A Comunidade exigia que, antes da Confirmação, acontecesse o Exame Oral dos Confirmandos no Culto. Esse era o momento de maior tensão para eles. Para aliviar essa tensão, combinei com os Confirmandos uma lista de perguntas que eu faria durante o Exame no Culto e deveria levantar a mão quem soubesse a resposta. Também combinamos que eu só pediria a resposta para quem tivesse levantado a mão. No dia do Exame, perguntei sobre os livros da Bíblia, sobre a história da Reforma, os Mandamentos e os Sacramentos. Uma das perguntas foi: O que é Santa Ceia? Muitos levantaram a mão... Nessa pergunta, o Valmir também levantou a mão. A resposta dos Confirmandos veio em coro, mostrando que haviam memorizado essa parte do Catecismo, que dizia: ‘É o verdadeiro corpo e sangue do nosso Senhor Jesus Cristo para ser comido e bebido por nós, cristãos, sob o pão e o vinho. Este Sacramento foi instituído pelo próprio Cristo’. O Valmir continuava com a mão levantada... Eu não queria que os colegas rissem dele, por isso fiquei disfarçando, dizendo que já tínhamos uma boa resposta dos Confirmandos. A mão do Valmir permanecia levantada. Não teve outro jeito e perguntei: ‘Então, Valmir, o que é Santa Ceia?’, ao que ele se levantou, mostrou a todos a cópia colorida do quadro da Santa Ceia de Leonardo da Vinci e disse: ‘Santa Ceia: Jesus faz festa para Valmir!’. Por um instante, a Comunidade ficou em silêncio, até que alguém rompeu esse silêncio, puxando aplausos para o Valmir’.

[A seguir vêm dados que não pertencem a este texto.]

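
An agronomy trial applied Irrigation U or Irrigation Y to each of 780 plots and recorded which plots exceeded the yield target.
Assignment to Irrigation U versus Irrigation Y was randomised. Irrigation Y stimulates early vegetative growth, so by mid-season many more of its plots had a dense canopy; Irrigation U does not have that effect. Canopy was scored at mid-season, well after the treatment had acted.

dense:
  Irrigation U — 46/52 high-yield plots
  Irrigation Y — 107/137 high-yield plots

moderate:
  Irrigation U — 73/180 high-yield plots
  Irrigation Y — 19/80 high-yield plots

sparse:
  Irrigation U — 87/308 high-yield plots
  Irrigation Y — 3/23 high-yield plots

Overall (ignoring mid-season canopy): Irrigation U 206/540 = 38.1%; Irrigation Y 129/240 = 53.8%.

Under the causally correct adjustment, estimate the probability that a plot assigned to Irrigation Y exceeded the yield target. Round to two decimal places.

0.54

Mid-season canopy is recorded after the irrigation and is itself shifted by it — it sits on the causal path from irrigation to outcome. Conditioning on a mediator would strip out part of the effect we want; the pooled comparison gives the total causal effect.
So P(outcome | do(Irrigation Y)) is just the pooled rate for Irrigation Y: 129/240 = 0.537.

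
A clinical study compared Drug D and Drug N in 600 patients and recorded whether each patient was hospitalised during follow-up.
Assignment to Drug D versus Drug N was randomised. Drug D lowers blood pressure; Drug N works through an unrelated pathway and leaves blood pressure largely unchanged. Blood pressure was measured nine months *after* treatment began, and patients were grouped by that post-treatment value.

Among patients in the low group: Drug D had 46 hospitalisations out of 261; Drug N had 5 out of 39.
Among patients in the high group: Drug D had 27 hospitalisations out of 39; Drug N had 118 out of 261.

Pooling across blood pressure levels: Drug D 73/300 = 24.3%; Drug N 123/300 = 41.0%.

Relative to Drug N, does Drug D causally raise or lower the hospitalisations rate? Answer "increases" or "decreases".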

Jesus é o fi ltro pelo qual deve passar a pregação da Palavra de Deus. Então, essa Palavra – que está escrita na Bíblia – promove a Jesus Cristo ou não? O que promove a Cristo é o Evangelho do amor, da acolhida, da inclusão.

Como cativar mais os membros para o serviço na Igreja?

Compartilho alguns apontamentos que me ajudam a refletir sobre essa pergunta:

- a Comunidade deve ser sempre um espaço inclusivo. Não basta abrir somente as portas. É preciso desarmar preconceitos! Toda pessoa que se sentir acolhida se oferece espontaneamente para ajudar;

- dá mais resultado trabalhar em pequenos grupos. Grupos necessitam de lideranças, que precisam ser preparadas, pois a diversidade desafia a comunhão, o amor e a tolerância diante das diferenças de opinião;

- na preparação das lideranças, é necessário ter objetivos missionários. Esses objetivos missionários ficam mais claros quando a Comunidade se pergunta: Para que Deus nos chamou? Qual é a nossa tarefa nesse lugar e ao lado das pessoas com as quais convivemos? O que Deus quer realizar aqui, por nosso intermédio? Devemos sempre lembrar que os Evangelhos não terminam na adoração ao Jesus ressuscitado, mas com o envio missionário dos discípulos. A Comunidade que sabe servir vai conseguir membros novos;

- o espírito ecumênico é fundamental em dois sentidos: dentro da IECLB, para com as linhas teológicas, e também fora da IECLB, em relação a outras Igrejas e religiões. Nos dois níveis, o critério fundamental para a vivência ecumênica é a promoção de Jesus, que deseja vida em abundância para todas as pessoas (Jo 10.10). Ali onde se promove o bemviver, a justiça, a dignidade do ser humano e o respeito à Criação de Deus, ali é também o nosso lugar. 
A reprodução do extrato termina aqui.